Hillary Clinton may have a problem in 2016 when it comes to Russia.
The former Secretary of State, who at this point is the frontrunner for the Democratic nomination in the 2016 presidential election, is on the defensive over her decision in 2009 to “reset” relations between the United States and Russia.
At the time, Clinton renewed relations with Russia under President Dmitry Medvedev. The agreement led to joint treaties on Iran sanctions and support for American troops in Afghanistan. This week, in an interview with John Harwood on NPR’s On Point, Hillary Clinton said the decision worked.

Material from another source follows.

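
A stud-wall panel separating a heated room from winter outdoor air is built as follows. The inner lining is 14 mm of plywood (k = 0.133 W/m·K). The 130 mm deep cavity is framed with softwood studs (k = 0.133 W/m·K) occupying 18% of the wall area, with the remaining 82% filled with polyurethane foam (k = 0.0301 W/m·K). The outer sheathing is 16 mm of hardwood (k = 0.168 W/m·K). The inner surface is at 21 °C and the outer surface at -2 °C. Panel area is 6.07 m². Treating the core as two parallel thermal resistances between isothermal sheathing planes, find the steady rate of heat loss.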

“What I think I demonstrate in the book, is that the reset worked,” Clinton said. “It was an effort to try to obtain Russian cooperation on some key objectives while (Dmitry) Medvedev was president.”
But the situation has changed drastically after Russian-backed Ukrainian rebels downed Malaysia Airlines Flight MH17 with a surface-to-air missile. President Vladimir Putin has denied responsibility, issuing a statement that said “no one should and no one has the right to use this tragedy to pursue their own political goals. Rather than dividing us, tragedies of this sort should bring people together.”
Clinton claimed that when Putin was coming back into power, she shifted the nation’s relations with Russia.
“When Putin announced in the fall of 2011 that he was coming back, I had no illusions,” Clinton said. “I wrote a memo to the President, in fact I wrote two memos to the President, pointing out that we were going to have to change our thinking and approach. We had gotten all we could get from the reset.”
But Republicans are now attacking Hillary Clinton over the decision to reset relations with Russia. The Republican National Committee has turned the decision into a campaign against Clinton, arguing “as relations with Russia continue to deteriorate, Clinton may need to reset her own Russian legacy.”
As the rhetoric with Russia grows more intense, Republicans will likely continue to attack Hillary Clinton and her close ties with the country, which could become a major point against Clinton in the 2016 presidential election.